Intergalactic Judaism: An Analysis of Torah Concepts Based on Discoveries in Space Exploration, Physics and Biology; By Rabbi David Lister; Urim Publications
Editor’s Note: The following is adapted from the foreword to Intergalactic Judaism with permission from the author.
A while back I inducted a new rabbi into office. It’s something I do often, and there is a certain predictability to the proceedings. I give the new rabbi my blessings and encouragement. He in reply thanks those who have helped him through the years, and sets out his aspirations as a spiritual leader and his vision for the future of the congregation. Imagine, therefore, my surprise when this particular rabbi took as the centerpiece of his address a poem entitled “Ode to a Harley Davidson” (a classic motorbike, for the uninitiated). It was unexpected, eccentric, and wholly effective. It perfectly fitted his theme – as unusual as the poem itself – which was that Judaism is about celebrating the present moment, the epiphanies of everyday life.
By now you will have guessed that the rabbi was David Lister, the author of this book. He is a man of rare spirituality and deep humanity, with a radiant smile that seems to come all the way from heaven itself. This is an unusual person, and appropriately he has written an unusual book. The title itself, Intergalactic Judaism, is enough to make you want to open it immediately and start reading. Once you have started, you are unlikely to stop. I’m not sure that I’ve read anything like it before.
Here is a work that combines dazzling erudition in astronomy, theoretical physics and various other scientific disciplines, together with a fine knowledge of Jewish mysticism and biblical commentary, and – what is truly rare – an ability to combine them seamlessly into a view of the world that is both spiritual and humane. What Rabbi Lister has, and generously shares with us, is a capacity for wonder: at the majesty of creation and therefore of the Creator. Here, with examples drawn from interstellar space to lightning, earthquakes and the humble lichen, is one man’s testimony to the miracles with which we are daily surrounded and which, if only we would open our eyes, testify to the awesome splendor of the universe. This is a surprising book and a moving one, and no reader will come away without having learned not only facts of which he or she was previously unaware, but also a new reverence in the face of existence itself, a sense of privilege at being alive. “Lift your eyes and look to the heavens,” said Isaiah, “and see who created all these.” Rabbi Lister has written, in effect, an extended commentary to that verse.
In his halachic code, the Mishneh Torah, Maimonides wrote that the natural sciences, along with metaphysics, are the paths to the love and awe of God. Understanding the complexity of the universe, he believed, we could not but feel the greatness of God, the smallness of mankind, and the strange and striking grace by which we are able to communicate with heaven because God has communicated with us.
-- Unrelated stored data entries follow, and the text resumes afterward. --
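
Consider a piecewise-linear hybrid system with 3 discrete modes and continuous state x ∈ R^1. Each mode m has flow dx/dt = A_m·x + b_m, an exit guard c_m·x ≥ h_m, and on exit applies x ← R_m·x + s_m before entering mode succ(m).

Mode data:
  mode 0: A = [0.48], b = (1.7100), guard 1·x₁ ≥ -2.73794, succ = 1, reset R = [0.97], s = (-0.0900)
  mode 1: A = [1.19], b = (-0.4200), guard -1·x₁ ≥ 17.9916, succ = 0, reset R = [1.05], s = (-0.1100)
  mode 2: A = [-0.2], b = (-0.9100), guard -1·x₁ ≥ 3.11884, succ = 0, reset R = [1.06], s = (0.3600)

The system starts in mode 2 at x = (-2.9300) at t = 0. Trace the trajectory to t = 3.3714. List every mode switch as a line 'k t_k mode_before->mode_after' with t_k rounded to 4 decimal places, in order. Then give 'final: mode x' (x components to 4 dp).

Mode 2: guard c·x = 3.1188 hit at Δt = 0.6197 (t = 0.6197), x⁻ = (-3.1188) → reset → x⁺ = (-2.9460), jump to mode 0
Mode 0: guard c·x = -2.7379 hit at Δt = 0.6057 (t = 1.2254), x⁻ = (-2.7379) → reset → x⁺ = (-2.7458), jump to mode 1
Mode 1: guard c·x = 17.9916 hit at Δt = 1.4944 (t = 2.7198), x⁻ = (-17.9916) → reset → x⁺ = (-19.0012), jump to mode 0
Mode 0: flow for 0.6516 to horizon, guard not reached → x = (-24.6701)

1 0.6197 2->0
2 1.2254 0->1
3 2.7198 1->0
final: 0 -24.6701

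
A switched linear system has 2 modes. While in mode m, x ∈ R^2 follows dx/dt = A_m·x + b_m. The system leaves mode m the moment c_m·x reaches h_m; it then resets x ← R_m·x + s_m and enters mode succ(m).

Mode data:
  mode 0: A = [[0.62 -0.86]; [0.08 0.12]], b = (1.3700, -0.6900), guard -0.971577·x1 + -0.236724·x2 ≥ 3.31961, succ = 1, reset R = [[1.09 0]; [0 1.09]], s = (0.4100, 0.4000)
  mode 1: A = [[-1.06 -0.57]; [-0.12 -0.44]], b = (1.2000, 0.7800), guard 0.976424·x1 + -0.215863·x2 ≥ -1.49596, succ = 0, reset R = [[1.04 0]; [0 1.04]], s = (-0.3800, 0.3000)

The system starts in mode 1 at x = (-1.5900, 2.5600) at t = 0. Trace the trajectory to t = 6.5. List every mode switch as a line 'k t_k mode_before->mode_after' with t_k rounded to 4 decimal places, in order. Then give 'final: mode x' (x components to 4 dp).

1 0.5455 1->0
2 1.5862 0->1
3 3.2037 1->0
4 4.2242 0->1
5 5.9255 1->0
final: 0 -2.7312 2.7378

Mode 1: guard c·x = -1.4960 hit at Δt = 0.5455 (t = 0.5455), x⁻ = (-0.9872, 2.4648) → reset → x⁺ = (-1.4067, 2.8634), jump to mode 0
Mode 0: guard c·x = 3.3196 hit at Δt = 1.0407 (t = 1.5862), x⁻ = (-3.9653, 2.2517) → reset → x⁺ = (-3.9122, 2.8543), jump to mode 1
Mode 1: guard c·x = -1.4960 hit at Δt = 1.6175 (t = 3.2037), x⁻ = (-0.9646, 2.5670) → reset → x⁺ = (-1.3832, 2.9697), jump to mode 0
Mode 0: guard c·x = 3.3196 hit at Δt = 1.0205 (t = 4.2242), x⁻ = (-3.9977, 2.3844) → reset → x⁺ = (-3.9475, 2.9990), jump to mode 1
Mode 1: guard c·x = -1.4960 hit at Δt = 1.7013 (t = 5.9255), x⁻ = (-0.9522, 2.6230) → reset → x⁺ = (-1.3703, 3.0280), jump to mode 0
Mode 0: flow for 0.5745 to horizon, guard not reached → x = (-2.7312, 2.7378)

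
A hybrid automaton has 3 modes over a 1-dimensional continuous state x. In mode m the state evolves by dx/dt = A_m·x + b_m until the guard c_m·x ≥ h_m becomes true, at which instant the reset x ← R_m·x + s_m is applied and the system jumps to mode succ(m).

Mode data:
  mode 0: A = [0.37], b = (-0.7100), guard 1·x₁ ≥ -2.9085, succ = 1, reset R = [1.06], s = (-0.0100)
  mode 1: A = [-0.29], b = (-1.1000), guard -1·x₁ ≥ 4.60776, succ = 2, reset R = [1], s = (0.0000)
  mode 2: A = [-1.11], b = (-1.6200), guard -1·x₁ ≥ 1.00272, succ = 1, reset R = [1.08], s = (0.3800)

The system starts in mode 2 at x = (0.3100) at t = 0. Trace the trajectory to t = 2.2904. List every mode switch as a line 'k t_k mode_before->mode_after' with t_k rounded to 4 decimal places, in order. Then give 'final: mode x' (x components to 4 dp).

1 1.2201 2->1
final: 1 -1.5275

Mode 2: guard c·x = 1.0027 hit at Δt = 1.2201 (t = 1.2201), x⁻ = (-1.0027) → reset → x⁺ = (-0.7029), jump to mode 1
Mode 1: flow for 1.0703 to horizon, guard not reached → x = (-1.5275)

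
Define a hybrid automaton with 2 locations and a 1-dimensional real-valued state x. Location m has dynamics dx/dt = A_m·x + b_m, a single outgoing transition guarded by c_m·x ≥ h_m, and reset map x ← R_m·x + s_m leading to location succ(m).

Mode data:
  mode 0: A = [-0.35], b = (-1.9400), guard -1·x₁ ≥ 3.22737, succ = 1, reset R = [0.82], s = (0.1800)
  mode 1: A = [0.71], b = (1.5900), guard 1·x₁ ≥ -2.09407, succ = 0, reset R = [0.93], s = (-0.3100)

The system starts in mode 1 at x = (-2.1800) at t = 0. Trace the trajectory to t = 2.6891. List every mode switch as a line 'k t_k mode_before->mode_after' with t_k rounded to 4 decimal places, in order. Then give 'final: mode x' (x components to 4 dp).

1 1.2596 1->0
2 2.2592 0->1
final: 1 -2.5475

Mode 1: guard c·x = -2.0941 hit at Δt = 1.2596 (t = 1.2596), x⁻ = (-2.0941) → reset → x⁺ = (-2.2575), jump to mode 0
Mode 0: guard c·x = 3.2274 hit at Δt = 0.9996 (t = 2.2592), x⁻ = (-3.2274) → reset → x⁺ = (-2.4664), jump to mode 1
Mode 1: flow for 0.4299 to horizon, guard not reached → x = (-2.5475)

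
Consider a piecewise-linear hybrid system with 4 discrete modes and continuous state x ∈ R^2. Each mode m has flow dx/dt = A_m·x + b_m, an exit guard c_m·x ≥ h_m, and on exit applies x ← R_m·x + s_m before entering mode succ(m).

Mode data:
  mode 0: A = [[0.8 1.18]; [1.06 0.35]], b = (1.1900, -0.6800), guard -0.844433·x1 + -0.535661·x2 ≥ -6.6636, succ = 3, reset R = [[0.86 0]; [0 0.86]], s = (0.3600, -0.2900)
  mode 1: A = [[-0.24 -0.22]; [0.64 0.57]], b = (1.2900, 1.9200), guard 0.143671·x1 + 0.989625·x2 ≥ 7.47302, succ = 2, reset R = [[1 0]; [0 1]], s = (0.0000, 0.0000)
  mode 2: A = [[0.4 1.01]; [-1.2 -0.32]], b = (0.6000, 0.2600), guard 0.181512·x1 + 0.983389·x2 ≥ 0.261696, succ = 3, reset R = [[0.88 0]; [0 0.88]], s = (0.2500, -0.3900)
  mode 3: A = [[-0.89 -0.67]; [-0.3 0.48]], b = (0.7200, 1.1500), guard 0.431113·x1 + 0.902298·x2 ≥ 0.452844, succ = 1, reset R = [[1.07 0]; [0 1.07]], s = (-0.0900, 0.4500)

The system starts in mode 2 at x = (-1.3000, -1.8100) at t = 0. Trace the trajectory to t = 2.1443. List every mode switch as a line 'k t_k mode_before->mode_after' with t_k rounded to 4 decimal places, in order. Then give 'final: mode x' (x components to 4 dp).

1 0.9312 2->3
2 1.3652 3->1
final: 1 -0.3346 3.7081

Mode 2: guard c·x = 0.2617 hit at Δt = 0.9312 (t = 0.9312), x⁻ = (-1.9721, 0.6301) → reset → x⁺ = (-1.4855, 0.1645), jump to mode 3
Mode 3: guard c·x = 0.4528 hit at Δt = 0.4340 (t = 1.3652), x⁻ = (-0.8860, 0.9252) → reset → x⁺ = (-1.0380, 1.4400), jump to mode 1
Mode 1: flow for 0.7791 to horizon, guard not reached → x = (-0.3346, 3.7081)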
That is a set of ideas that suffered an eclipse with the mechanistic view of the universe that grew with the Enlightenment, and the “blind watchmaker” of neo-Darwinism. The time is right for us to reconsider and rehabilitate the Maimonidean perspective because so much of modern science – from cosmology to the mapping of the human genome – has revealed a world far more complex and finely tuned for the emergence of life than had hitherto been suspected. Rabbi Lister’s book, though not on this theme, is part of that process. Rightly he sees religious faith and science not as enemies but as potential friends.
The great nineteenth-century mystic, Rabbi Zadok hakohen of Lublin, once said that in the beginning, God wrote a book. He called it the universe. Then he wrote a commentary to this book and called it the Torah. That, he added, is why there are new insights (chiddushim) into Torah every day. We say in our prayers that God, every day, renews the work of creation. And if the universe is new every day, then Torah – God’s commentary to the universe – must also be new every day. To that lovely thought this book is testimony. It is full of new ideas, or rather ancient and classic ideas in a new context, and just as a diamond sparkles with new radiance when placed in a new setting, so do the words of Torah when reset by a jeweler, which is what our author is. Thank you, Rabbi Lister, for an unusual and delightful book which, by making us see the universe in a new light, will help us be a little different in future, more attuned to the wonders of creation, more open to the divine music of life.
About the Author: Rabbi Lord Jonathan Sacks, former chief rabbi of the British Commonwealth, is the author of many books of Jewish thought, most recently The Great Partnership: Science, Religion, and the Search for Meaning.